J’ai quand même l’impression que si un mec essayait de lancer sa voiture dans une foule de fidèles, à la sortie d’une église, un dimanche matin, en gueulant par exemple des trucs à base d’ « akbar » : ça lèverait une assez vive émotion dans la presse et les médias dominants (LPELMD), où l’on n’hésiterait probablement que fort peu à parler d’une « tentative d’attentat » - puis à convoquer quelques savants fameux à la fin de leur faire répéter pour la cent millième fois qu’il serait plus que temps d’« ouvrir l’islam contemporain pour lutter contre le djihadisme », etc.

Je dis ça parce que l’autre jour – c’était jeudi dernier, 29 juin -, un mec en 4x4 a tenté « à plusieurs reprises » de rouler dans les musulmans réunis, après la prière, devant la mosquée de Créteil (Val-de-Marne), qui était heureusement protégée par des plots et des barrières.

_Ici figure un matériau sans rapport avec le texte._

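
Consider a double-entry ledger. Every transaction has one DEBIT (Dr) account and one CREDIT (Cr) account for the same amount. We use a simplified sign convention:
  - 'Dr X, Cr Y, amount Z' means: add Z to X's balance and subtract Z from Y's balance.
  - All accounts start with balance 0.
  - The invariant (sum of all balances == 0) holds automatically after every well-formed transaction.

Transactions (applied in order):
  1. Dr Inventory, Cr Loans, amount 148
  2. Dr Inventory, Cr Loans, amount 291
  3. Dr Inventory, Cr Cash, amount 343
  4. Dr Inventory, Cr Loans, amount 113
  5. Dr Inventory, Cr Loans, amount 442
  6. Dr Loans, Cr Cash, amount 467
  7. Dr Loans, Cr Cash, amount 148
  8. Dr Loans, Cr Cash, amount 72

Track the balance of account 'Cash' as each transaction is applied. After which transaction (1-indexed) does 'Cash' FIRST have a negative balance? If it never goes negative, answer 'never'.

Answer: 3

Derivation:
After txn 1: Cash=0
After txn 2: Cash=0
After txn 3: Cash=-343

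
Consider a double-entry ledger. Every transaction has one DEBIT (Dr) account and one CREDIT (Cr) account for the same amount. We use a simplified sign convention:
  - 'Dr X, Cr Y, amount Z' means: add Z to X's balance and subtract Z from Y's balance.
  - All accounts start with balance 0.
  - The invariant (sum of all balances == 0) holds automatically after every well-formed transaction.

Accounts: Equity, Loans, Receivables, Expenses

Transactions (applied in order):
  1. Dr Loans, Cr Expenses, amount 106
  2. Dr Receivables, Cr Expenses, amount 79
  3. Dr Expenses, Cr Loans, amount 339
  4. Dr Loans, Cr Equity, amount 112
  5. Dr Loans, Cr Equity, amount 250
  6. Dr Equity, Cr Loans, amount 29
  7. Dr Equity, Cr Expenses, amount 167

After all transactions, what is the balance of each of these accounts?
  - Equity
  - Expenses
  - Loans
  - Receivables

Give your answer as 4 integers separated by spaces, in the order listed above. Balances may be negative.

Answer: -166 -13 100 79

Derivation:
After txn 1 (Dr Loans, Cr Expenses, amount 106): Expenses=-106 Loans=106
After txn 2 (Dr Receivables, Cr Expenses, amount 79): Expenses=-185 Loans=106 Receivables=79
After txn 3 (Dr Expenses, Cr Loans, amount 339): Expenses=154 Loans=-233 Receivables=79
After txn 4 (Dr Loans, Cr Equity, amount 112): Equity=-112 Expenses=154 Loans=-121 Receivables=79
After txn 5 (Dr Loans, Cr Equity, amount 250): Equity=-362 Expenses=154 Loans=129 Receivables=79
After txn 6 (Dr Equity, Cr Loans, amount 29): Equity=-333 Expenses=154 Loans=100 Receivables=79
After txn 7 (Dr Equity, Cr Expenses, amount 167): Equity=-166 Expenses=-13 Loans=100 Receivables=79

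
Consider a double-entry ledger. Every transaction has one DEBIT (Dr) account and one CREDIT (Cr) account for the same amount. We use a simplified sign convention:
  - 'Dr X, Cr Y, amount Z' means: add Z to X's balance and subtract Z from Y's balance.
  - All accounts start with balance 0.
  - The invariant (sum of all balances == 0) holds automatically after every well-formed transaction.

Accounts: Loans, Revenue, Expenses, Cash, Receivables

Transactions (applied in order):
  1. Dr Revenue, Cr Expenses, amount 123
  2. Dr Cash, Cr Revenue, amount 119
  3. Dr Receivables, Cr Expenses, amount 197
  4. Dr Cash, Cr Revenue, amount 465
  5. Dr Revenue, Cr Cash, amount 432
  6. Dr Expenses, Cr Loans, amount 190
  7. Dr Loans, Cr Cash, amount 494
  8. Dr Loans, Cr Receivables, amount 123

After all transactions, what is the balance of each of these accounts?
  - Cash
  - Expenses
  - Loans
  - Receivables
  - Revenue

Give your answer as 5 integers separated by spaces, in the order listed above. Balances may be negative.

Answer: -342 -130 427 74 -29

Derivation:
After txn 1 (Dr Revenue, Cr Expenses, amount 123): Expenses=-123 Revenue=123
After txn 2 (Dr Cash, Cr Revenue, amount 119): Cash=119 Expenses=-123 Revenue=4
After txn 3 (Dr Receivables, Cr Expenses, amount 197): Cash=119 Expenses=-320 Receivables=197 Revenue=4
After txn 4 (Dr Cash, Cr Revenue, amount 465): Cash=584 Expenses=-320 Receivables=197 Revenue=-461
After txn 5 (Dr Revenue, Cr Cash, amount 432): Cash=152 Expenses=-320 Receivables=197 Revenue=-29
After txn 6 (Dr Expenses, Cr Loans, amount 190): Cash=152 Expenses=-130 Loans=-190 Receivables=197 Revenue=-29
After txn 7 (Dr Loans, Cr Cash, amount 494): Cash=-342 Expenses=-130 Loans=304 Receivables=197 Revenue=-29
After txn 8 (Dr Loans, Cr Receivables, amount 123): Cash=-342 Expenses=-130 Loans=427 Receivables=74 Revenue=-29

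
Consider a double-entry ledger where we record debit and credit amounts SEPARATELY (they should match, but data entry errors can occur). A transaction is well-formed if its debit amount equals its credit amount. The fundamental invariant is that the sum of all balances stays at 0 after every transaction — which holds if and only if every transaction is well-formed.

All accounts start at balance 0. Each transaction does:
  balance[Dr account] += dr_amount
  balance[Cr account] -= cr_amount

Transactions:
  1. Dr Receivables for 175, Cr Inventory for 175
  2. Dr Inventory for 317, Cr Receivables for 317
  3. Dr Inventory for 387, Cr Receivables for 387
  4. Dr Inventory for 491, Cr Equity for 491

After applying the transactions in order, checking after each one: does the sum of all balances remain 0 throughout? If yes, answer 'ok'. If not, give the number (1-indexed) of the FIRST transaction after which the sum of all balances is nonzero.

Answer: ok

Derivation:
After txn 1: dr=175 cr=175 sum_balances=0
After txn 2: dr=317 cr=317 sum_balances=0
After txn 3: dr=387 cr=387 sum_balances=0
After txn 4: dr=491 cr=491 sum_balances=0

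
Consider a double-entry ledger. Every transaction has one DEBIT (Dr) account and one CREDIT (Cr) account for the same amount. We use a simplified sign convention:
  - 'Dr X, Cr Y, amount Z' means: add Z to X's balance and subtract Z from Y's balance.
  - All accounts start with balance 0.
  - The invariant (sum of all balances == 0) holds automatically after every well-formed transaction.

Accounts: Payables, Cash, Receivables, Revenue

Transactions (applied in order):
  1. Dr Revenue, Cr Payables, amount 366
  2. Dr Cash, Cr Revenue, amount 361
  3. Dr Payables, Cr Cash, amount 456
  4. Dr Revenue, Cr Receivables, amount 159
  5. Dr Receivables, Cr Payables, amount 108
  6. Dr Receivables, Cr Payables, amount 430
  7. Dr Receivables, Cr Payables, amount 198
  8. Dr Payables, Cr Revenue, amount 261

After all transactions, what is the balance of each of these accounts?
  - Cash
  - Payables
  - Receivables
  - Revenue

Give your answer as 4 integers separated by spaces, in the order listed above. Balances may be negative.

After txn 1 (Dr Revenue, Cr Payables, amount 366): Payables=-366 Revenue=366
After txn 2 (Dr Cash, Cr Revenue, amount 361): Cash=361 Payables=-366 Revenue=5
After txn 3 (Dr Payables, Cr Cash, amount 456): Cash=-95 Payables=90 Revenue=5
After txn 4 (Dr Revenue, Cr Receivables, amount 159): Cash=-95 Payables=90 Receivables=-159 Revenue=164
After txn 5 (Dr Receivables, Cr Payables, amount 108): Cash=-95 Payables=-18 Receivables=-51 Revenue=164
After txn 6 (Dr Receivables, Cr Payables, amount 430): Cash=-95 Payables=-448 Receivables=379 Revenue=164
After txn 7 (Dr Receivables, Cr Payables, amount 198): Cash=-95 Payables=-646 Receivables=577 Revenue=164
After txn 8 (Dr Payables, Cr Revenue, amount 261): Cash=-95 Payables=-385 Receivables=577 Revenue=-97

Answer: -95 -385 577 -97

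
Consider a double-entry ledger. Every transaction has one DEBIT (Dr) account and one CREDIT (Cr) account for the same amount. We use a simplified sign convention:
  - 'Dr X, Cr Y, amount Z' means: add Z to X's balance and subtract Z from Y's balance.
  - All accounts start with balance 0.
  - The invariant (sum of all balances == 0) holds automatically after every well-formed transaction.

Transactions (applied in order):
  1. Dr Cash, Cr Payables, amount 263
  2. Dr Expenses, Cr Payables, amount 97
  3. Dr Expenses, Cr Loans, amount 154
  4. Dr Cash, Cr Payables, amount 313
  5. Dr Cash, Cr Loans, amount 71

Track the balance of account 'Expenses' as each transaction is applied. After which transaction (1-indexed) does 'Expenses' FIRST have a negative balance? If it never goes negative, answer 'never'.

After txn 1: Expenses=0
After txn 2: Expenses=97
After txn 3: Expenses=251
After txn 4: Expenses=251
After txn 5: Expenses=251

Answer: never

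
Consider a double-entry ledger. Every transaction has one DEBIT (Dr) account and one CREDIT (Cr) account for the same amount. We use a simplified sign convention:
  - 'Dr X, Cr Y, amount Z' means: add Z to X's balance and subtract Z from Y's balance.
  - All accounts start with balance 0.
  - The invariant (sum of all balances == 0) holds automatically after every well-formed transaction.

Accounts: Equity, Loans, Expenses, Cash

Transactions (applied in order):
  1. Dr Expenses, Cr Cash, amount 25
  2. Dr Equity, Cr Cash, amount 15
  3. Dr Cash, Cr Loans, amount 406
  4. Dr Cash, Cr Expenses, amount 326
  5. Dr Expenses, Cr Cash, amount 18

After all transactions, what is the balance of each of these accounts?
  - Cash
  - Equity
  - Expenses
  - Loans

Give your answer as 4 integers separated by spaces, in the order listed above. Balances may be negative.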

Mais dans ce cas, très curieusement – et à s’en tenir aux titres des rares articles consacrés à cet assaut : LPELMD n’ont pas du tout considéré qu’il s’agissait d’une attaque terroriste. France Info, par exemple, a tout de suite jugé, avant de passer vitement à de plus graves sujets, qu’il y avait plutôt là quelque chose comme une regrettable faute d’inattention du conducteur qui avait « percuté en voiture les barrières de protection de la mosquée », cependant que Le Figaro, très brièvement, concédait de son côté que l’intéressé avait bel et bien « foncé » intentionnellement, mais « dans les barrières », et non dans des mahométans, merci de ne pas tout confondre.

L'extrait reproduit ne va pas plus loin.